Já que os luxos aqui eram outros, lavei a cara, as orelhas e o pescoço numa bacia de água, e senti-me aliviado.

O chuveiro

Uma chuveirada, continuei a pensar! Nisto passou por mim o Sargento Mecânico Lino, e atirei-lhe à queima-roupa:

– Ó Lino, tu que és habilidoso é que podias arranjar uma casa de banho com chuveiro para a malta tomar banho!

Olhou para mim, com ar amargurado, e disse:

– A casa de banho com chuveiro arranja-se. E a água?

– Pois é! A água tem que ser trazida da fonte nos barris pelo pelotão que estiver de serviço.

– Vou pensar nisso – respondeu o Lino.

Ao jantar o Lino relatou a conversa que tinha tido comigo. Todos concordaram. Então ele explicou-nos a sua ideia:

– Num dos cantos onde está a ser feita a nossa caserna – ele foi o arquitecto do nosso acampamento – faz-se mais uma parede e, como não há porta, põe-se um oleado a proteger de vistas menos decorosas quem estiver a tomar banho.

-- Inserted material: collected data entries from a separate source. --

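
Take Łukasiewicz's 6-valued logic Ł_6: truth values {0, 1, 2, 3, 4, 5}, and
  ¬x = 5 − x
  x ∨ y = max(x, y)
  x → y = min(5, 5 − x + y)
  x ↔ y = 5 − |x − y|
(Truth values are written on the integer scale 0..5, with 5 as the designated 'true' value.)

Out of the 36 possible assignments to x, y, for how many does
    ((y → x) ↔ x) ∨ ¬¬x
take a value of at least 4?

20

value 5: 11 assignments (counts)
value 4: 9 assignments (counts)
value 3: 7 assignments
value 2: 5 assignments
value 1: 3 assignments
value 0: 1 assignment
So 20 of the 36 assignments meet the threshold.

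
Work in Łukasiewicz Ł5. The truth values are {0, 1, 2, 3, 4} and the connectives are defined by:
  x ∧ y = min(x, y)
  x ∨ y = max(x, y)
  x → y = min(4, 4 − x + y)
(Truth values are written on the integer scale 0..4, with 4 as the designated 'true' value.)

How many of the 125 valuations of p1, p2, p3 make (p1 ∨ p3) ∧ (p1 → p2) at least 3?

value 4: 19 assignments (counts)
value 3: 34 assignments (counts)
value 2: 37 assignments
value 1: 25 assignments
value 0: 10 assignments
So 53 of the 125 assignments meet the threshold.

53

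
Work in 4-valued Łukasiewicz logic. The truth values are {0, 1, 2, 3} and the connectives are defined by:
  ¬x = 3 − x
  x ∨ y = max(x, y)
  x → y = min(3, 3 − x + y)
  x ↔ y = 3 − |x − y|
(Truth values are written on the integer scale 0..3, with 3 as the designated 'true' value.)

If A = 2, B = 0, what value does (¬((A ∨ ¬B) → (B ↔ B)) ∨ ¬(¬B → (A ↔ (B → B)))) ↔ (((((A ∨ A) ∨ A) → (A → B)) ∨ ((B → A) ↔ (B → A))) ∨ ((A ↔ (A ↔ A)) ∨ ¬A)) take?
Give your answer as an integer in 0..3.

1

¬B = ¬0 = 3
A ∨ ¬B = 2 ∨ 3 = 3
B ↔ B = 0 ↔ 0 = 3
(A ∨ ¬B) → (B ↔ B) = 3 → 3 = 3
¬((A ∨ ¬B) → (B ↔ B)) = ¬3 = 0
¬B = ¬0 = 3
B → B = 0 → 0 = 3
A ↔ (B → B) = 2 ↔ 3 = 2
¬B → (A ↔ (B → B)) = 3 → 2 = 2
¬(¬B → (A ↔ (B → B))) = ¬2 = 1
¬((A ∨ ¬B) → (B ↔ B)) ∨ ¬(¬B → (A ↔ (B → B))) = 0 ∨ 1 = 1
A ∨ A = 2 ∨ 2 = 2
(A ∨ A) ∨ A = 2 ∨ 2 = 2
A → B = 2 → 0 = 1
((A ∨ A) ∨ A) → (A → B) = 2 → 1 = 2
B → A = 0 → 2 = 3
B → A = 0 → 2 = 3
(B → A) ↔ (B → A) = 3 ↔ 3 = 3
(((A ∨ A) ∨ A) → (A → B)) ∨ ((B → A) ↔ (B → A)) = 2 ∨ 3 = 3
A ↔ A = 2 ↔ 2 = 3
A ↔ (A ↔ A) = 2 ↔ 3 = 2
¬A = ¬2 = 1
(A ↔ (A ↔ A)) ∨ ¬A = 2 ∨ 1 = 2
((((A ∨ A) ∨ A) → (A → B)) ∨ ((B → A) ↔ (B → A))) ∨ ((A ↔ (A ↔ A)) ∨ ¬A) = 3 ∨ 2 = 3
(¬((A ∨ ¬B) → (B ↔ B)) ∨ ¬(¬B → (A ↔ (B → B)))) ↔ (((((A ∨ A) ∨ A) → (A → B)) ∨ ((B → A) ↔ (B → A))) ∨ ((A ↔ (A ↔ A)) ∨ ¬A)) = 1 ↔ 3 = 1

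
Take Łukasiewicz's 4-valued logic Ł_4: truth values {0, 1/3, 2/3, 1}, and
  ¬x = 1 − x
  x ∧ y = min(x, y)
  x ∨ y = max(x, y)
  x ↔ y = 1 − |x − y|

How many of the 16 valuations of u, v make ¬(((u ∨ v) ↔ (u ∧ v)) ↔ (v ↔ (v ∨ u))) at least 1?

u = 0, v = 0 ↦ 0  <
u = 0, v = 1/3 ↦ 1/3  <
u = 0, v = 2/3 ↦ 2/3  <
u = 0, v = 1 ↦ 1  ≥
u = 1/3, v = 0 ↦ 0  <
u = 1/3, v = 1/3 ↦ 0  <
u = 1/3, v = 2/3 ↦ 1/3  <
u = 1/3, v = 1 ↦ 2/3  <
u = 2/3, v = 0 ↦ 0  <
u = 2/3, v = 1/3 ↦ 0  <
u = 2/3, v = 2/3 ↦ 0  <
u = 2/3, v = 1 ↦ 1/3  <
u = 1, v = 0 ↦ 0  <
u = 1, v = 1/3 ↦ 0  <
u = 1, v = 2/3 ↦ 0  <
u = 1, v = 1 ↦ 0  <
So 1 of the 16 assignments meets the threshold.

1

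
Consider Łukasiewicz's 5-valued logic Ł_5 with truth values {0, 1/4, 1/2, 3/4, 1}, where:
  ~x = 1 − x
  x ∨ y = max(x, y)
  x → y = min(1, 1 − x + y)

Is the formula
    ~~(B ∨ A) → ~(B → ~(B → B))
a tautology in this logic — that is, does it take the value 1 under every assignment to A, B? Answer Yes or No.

No

Counterexample: take A = 1/4, B = 0.
B ∨ A = 0 ∨ 1/4 = 1/4
~(B ∨ A) = ~1/4 = 3/4
~~(B ∨ A) = ~3/4 = 1/4
B → B = 0 → 0 = 1
~(B → B) = ~1 = 0
B → ~(B → B) = 0 → 0 = 1
~(B → ~(B → B)) = ~1 = 0
~~(B ∨ A) → ~(B → ~(B → B)) = 1/4 → 0 = 3/4
This gives 3/4 ≠ 1.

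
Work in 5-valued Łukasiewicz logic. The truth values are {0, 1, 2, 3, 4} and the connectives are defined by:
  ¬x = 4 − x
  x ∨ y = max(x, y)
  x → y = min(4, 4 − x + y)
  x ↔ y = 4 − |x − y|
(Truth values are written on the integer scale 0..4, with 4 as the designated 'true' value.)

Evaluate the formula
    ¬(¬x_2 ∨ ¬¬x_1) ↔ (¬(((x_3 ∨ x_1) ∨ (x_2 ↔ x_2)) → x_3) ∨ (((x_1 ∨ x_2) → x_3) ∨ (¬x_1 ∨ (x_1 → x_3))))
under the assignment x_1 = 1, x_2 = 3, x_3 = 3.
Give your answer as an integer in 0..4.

3

¬x_2 = ¬3 = 1
¬x_1 = ¬1 = 3
¬¬x_1 = ¬3 = 1
¬x_2 ∨ ¬¬x_1 = 1 ∨ 1 = 1
¬(¬x_2 ∨ ¬¬x_1) = ¬1 = 3
x_3 ∨ x_1 = 3 ∨ 1 = 3
x_2 ↔ x_2 = 3 ↔ 3 = 4
(x_3 ∨ x_1) ∨ (x_2 ↔ x_2) = 3 ∨ 4 = 4
((x_3 ∨ x_1) ∨ (x_2 ↔ x_2)) → x_3 = 4 → 3 = 3
¬(((x_3 ∨ x_1) ∨ (x_2 ↔ x_2)) → x_3) = ¬3 = 1
x_1 ∨ x_2 = 1 ∨ 3 = 3
(x_1 ∨ x_2) → x_3 = 3 → 3 = 4
¬x_1 = ¬1 = 3
x_1 → x_3 = 1 → 3 = 4
¬x_1 ∨ (x_1 → x_3) = 3 ∨ 4 = 4
((x_1 ∨ x_2) → x_3) ∨ (¬x_1 ∨ (x_1 → x_3)) = 4 ∨ 4 = 4
¬(((x_3 ∨ x_1) ∨ (x_2 ↔ x_2)) → x_3) ∨ (((x_1 ∨ x_2) → x_3) ∨ (¬x_1 ∨ (x_1 → x_3))) = 1 ∨ 4 = 4
¬(¬x_2 ∨ ¬¬x_1) ↔ (¬(((x_3 ∨ x_1) ∨ (x_2 ↔ x_2)) → x_3) ∨ (((x_1 ∨ x_2) → x_3) ∨ (¬x_1 ∨ (x_1 → x_3)))) = 3 ↔ 4 = 3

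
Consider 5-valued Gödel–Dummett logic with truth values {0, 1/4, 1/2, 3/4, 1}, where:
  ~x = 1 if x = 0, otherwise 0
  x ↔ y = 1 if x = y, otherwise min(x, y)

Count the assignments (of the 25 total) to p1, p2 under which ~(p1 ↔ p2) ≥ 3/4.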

Assim foi feito. Quatro estacas fora da caserna à altura do telhado e na armação que as segurava foram postos quatro grandes bidões, daqueles onde vinha o gasóleo para as viaturas. Depois de bem lavados, foram ligados uns aos outros e o último ligado ao chuveiro. Serviam na perfeição. O chuveiro era pequeno, para economizar água. Até havia água quente, por vezes quente de mais! O sol encarregava-se de a aquecer.